Başlıktaki gramer hatasını ise okuyucunun affına sığınarak Yunancaya gönderme olsun diye bilinçli yaptım. Yunanca gramerde -bildiğim kadarıyla- soru takısı kullanılmaz. Yunancada düz cümle, soru vurgusu ile okunduğunda soru cümlesi haline getirilir. O yüzden Rum vatandaşlarımız “sen gidiyorsun?” şeklinde sevimli sorular sorarlar. Rum vatandaşlarımız azaldıkça bu kültürel renklerimiz soluyor maalesef.
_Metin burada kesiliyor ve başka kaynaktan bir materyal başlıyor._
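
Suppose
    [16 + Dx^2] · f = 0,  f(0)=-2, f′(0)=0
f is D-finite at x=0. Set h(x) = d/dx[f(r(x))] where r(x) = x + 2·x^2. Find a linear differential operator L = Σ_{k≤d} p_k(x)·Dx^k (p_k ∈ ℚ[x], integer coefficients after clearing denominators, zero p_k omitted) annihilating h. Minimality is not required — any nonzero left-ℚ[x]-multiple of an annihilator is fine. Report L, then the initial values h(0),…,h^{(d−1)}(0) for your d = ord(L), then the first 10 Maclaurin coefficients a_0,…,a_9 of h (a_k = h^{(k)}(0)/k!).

f: a_k = -2, 0, 16, 0, -64/3, 0, 512/45, 0, -1024/315, 0, …
f∘r: x↦r, Dx↦Dx/r' in L_f ⇒ L₀.
Derive L from L₀ (diff closure).
L = (64 + 256·x + 1536·x^2 + 4096·x^3 + 4096·x^4) + (-12 - 48·x)·Dx + (1 + 8·x + 16·x^2)·Dx^2  (order 2).
h: a_k = 0, 32, 192, 512/3, -2560/3, -45056/15, -57344/15, 851968/315, 557056/35, 67108864/2835, …
ICs: h(0) = 0, h′(0) = 32.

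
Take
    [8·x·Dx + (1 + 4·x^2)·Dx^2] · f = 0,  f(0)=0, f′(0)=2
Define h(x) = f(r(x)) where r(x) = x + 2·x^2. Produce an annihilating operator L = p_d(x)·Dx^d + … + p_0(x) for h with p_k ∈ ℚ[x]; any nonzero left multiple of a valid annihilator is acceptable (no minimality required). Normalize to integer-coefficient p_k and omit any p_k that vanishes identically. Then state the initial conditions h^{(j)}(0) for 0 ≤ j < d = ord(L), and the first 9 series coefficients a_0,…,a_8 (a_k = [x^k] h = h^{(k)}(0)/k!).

f: a_k = 0, 2, 0, -8/3, 0, 32/5, 0, -128/7, 0, …
Substitute x→r, Dx→(1/r')Dx; clear ⇒ L₀.
L = (-4 + 8·x + 64·x^2 + 192·x^3 + 192·x^4)·Dx + (1 + 4·x + 4·x^2 + 32·x^3 + 80·x^4 + 64·x^5)·Dx^2  (order 2).
h: a_k = 0, 2, 4, -8/3, -16, -128/5, 128/3, 1664/7, 256, …
ICs: h(0) = 0, h′(0) = 2.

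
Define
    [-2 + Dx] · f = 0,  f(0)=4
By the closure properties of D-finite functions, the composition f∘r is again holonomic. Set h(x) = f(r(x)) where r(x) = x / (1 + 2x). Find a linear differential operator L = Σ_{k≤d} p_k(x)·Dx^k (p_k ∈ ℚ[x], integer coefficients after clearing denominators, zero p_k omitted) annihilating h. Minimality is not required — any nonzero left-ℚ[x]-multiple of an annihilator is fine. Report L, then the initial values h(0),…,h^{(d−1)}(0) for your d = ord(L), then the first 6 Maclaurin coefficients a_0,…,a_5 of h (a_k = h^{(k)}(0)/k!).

L = -2 + (1 + 4·x + 4·x^2)·Dx  (order 1).
h: a_k = 4, 8, -8, 16/3, 8/3, -304/15, …
ICs: h(0) = 4.

f: a_k = 4, 8, 8, 16/3, 8/3, 16/15, …
Change of var in L_f (x↦r) gives L₀.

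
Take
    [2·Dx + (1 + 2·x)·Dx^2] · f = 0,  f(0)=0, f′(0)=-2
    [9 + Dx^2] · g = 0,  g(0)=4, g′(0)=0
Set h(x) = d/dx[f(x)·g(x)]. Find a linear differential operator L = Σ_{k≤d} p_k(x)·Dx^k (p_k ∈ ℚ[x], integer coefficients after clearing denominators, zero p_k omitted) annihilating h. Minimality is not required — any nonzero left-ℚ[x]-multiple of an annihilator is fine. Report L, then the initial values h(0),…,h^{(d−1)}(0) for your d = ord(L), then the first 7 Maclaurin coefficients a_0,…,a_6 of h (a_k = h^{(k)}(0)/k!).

L = (-1890 - 5103·x + 24057·x^2 + 163296·x^3 + 344088·x^4 + 314928·x^5 + 104976·x^6) + (-297 + 1998·x + 19440·x^2 + 51840·x^3 + 58320·x^4 + 23328·x^5)·Dx + (-147 + 738·x + 11106·x^2 + 44064·x^3 + 80352·x^4 + 69984·x^5 + 23328·x^6)·Dx^2 + (-33 + 222·x + 2160·x^2 + 5760·x^3 + 6480·x^4 + 2592·x^5)·Dx^3 + (7 + 145·x + 937·x^2 + 2880·x^3 + 4680·x^4 + 3888·x^5 + 1296·x^6)·Dx^4  (order 4).
h: a_k = -8, 16, 76, -80, -23, -14, 991/10, …
ICs: h(0) = -8, h′(0) = 16, h′′(0) = 152, h′′′(0) = -480.

f: a_k = 0, -2, 2, -8/3, 4, -32/5, 32/3, …
g: a_k = 4, 0, -18, 0, 27/2, 0, -81/20, …
Sym-product of L_f,L_g gives L₀ (≤ ord 4).
h=h₀': d/dx-closure on L₀ ⇒ L.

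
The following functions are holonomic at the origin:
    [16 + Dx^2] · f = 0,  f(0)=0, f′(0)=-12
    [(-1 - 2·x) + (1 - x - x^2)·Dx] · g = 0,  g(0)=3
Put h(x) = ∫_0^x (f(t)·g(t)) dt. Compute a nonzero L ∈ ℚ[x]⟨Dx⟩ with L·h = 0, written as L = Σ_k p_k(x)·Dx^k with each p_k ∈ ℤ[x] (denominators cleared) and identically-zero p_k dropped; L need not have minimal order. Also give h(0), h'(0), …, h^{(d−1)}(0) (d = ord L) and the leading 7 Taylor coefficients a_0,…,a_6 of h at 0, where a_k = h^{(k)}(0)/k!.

f: a_k = 0, -12, 0, 32, 0, -128/5, 0, …
g: a_k = 3, 3, 6, 9, 15, 24, 39, …
h₀=f·g: eliminate ⇒ L₀, order ≤ 2·1.
h=∫h₀ ⇒ L = L₀·Dx.
L = (-14 + 16·x + 16·x^2)·Dx + (2 + 4·x)·Dx^2 + (-1 + x + x^2)·Dx^3  (order 3).
h: a_k = 0, 0, -18, -12, 6, -12/5, -54/5, …
ICs: h(0) = 0, h′(0) = 0, h′′(0) = -36.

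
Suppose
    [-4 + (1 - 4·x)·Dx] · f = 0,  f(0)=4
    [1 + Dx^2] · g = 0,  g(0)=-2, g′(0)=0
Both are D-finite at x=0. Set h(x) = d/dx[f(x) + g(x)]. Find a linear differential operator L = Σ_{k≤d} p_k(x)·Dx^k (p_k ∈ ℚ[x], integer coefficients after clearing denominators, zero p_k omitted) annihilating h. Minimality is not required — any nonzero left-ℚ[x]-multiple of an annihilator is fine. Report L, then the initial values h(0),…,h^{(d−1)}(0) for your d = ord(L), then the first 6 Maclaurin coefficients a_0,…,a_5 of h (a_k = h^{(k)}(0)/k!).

L = (1544 - 64·x + 128·x^2) + (-97 + 396·x - 48·x^2 + 64·x^3)·Dx + (1544 - 64·x + 128·x^2)·Dx^2 + (-97 + 396·x - 48·x^2 + 64·x^3)·Dx^3  (order 3).
h: a_k = 16, 130, 768, 12287/3, 20480, 5898241/60, …
ICs: h(0) = 16, h′(0) = 130, h′′(0) = 1536.

f: a_k = 4, 16, 64, 256, 1024, 4096, …
g: a_k = -2, 0, 1, 0, -1/12, 0, …
L₀ := lclm(L_f,L_g); ord L₀ ≤ 1+2.
Differentiate: ansatz ord ≤ ord L₀ ⇒ L.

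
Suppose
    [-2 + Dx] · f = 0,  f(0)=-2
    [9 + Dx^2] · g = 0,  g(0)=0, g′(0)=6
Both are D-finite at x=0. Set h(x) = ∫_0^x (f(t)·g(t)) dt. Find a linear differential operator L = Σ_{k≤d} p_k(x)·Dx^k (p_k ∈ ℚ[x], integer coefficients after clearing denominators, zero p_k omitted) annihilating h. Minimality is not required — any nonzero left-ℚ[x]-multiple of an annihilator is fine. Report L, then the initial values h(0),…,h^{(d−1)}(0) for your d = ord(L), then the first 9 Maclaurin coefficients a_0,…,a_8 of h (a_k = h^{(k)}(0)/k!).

f: a_k = -2, -4, -4, -8/3, -4/3, -8/15, -8/45, -16/315, -4/315, …
g: a_k = 0, 6, 0, -9, 0, 81/20, 0, -243/280, 0, …
Sym-product of L_f,L_g gives L₀ (≤ ord 2).
∫: right-multiply L₀ by Dx.
L = 13·Dx - 4·Dx^2 + Dx^3  (order 3).
h: a_k = 0, 0, -6, -8, -3/2, 4, 199/60, 23/35, -1483/3360, …
ICs: h(0) = 0, h′(0) = 0, h′′(0) = -12.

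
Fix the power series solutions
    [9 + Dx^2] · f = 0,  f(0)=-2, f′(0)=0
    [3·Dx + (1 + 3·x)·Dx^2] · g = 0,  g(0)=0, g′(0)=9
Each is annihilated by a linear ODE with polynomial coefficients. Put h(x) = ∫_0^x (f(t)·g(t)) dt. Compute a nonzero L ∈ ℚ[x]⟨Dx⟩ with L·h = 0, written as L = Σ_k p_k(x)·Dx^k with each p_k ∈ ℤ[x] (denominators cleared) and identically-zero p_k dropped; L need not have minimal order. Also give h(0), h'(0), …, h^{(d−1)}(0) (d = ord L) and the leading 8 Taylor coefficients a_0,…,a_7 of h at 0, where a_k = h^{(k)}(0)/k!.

L = (-81 + 486·x + 4617·x^2 + 11664·x^3 + 8748·x^4)·Dx + (36 + 540·x + 1944·x^2 + 1944·x^3)·Dx^2 + (180·x + 1134·x^2 + 2592·x^3 + 1944·x^4)·Dx^3 + (4 + 60·x + 216·x^2 + 216·x^3)·Dx^4 + (1 + 14·x + 69·x^2 + 144·x^3 + 108·x^4)·Dx^5  (order 5).
h: a_k = 0, 0, -9, 9, 27/4, 0, -729/40, 2187/56, …
ICs: h(0) = 0, h′(0) = 0, h′′(0) = -18, h′′′(0) = 54, h′′′′(0) = 162.

f: a_k = -2, 0, 9, 0, -27/4, 0, 81/40, 0, …
g: a_k = 0, 9, -27/2, 27, -243/4, 729/5, -729/2, 6561/7, …
h₀=f·g: eliminate ⇒ L₀, order ≤ 2·2.
h=∫₀ˣh₀: take L = L₀·Dx.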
Ama amacım burada Yunanca üzerine haddim olmadan bilgiçlik taslamak değil. Bunu Erdoğan’ın artan öneminin en ziyade Yunanistan’da ve üstelik endişe ile takip edildiğini vurgulamak maksadıyla yaptım. Yunanlı dostlarımız, Erdoğan’ın kişiliğinde Türkiye’nin Avrupa güvenlik mimarisinde artan öneminden, Ukrayna krizine arabuluculuk çabalarının ve Suriye’nin geleceği hakkındaki girişimlerin odağında yer almasından, kendi açılarından hiç memnun değiller. Yunanlılar Avrupa’da ve Doğu Akdeniz’de Türkiye’nin yalnızlaştığını düşünürlerken, birden sahne ışıklarının üzerine çevrilmiş olmasından hiç mi hiç hoşlanmıyorlar.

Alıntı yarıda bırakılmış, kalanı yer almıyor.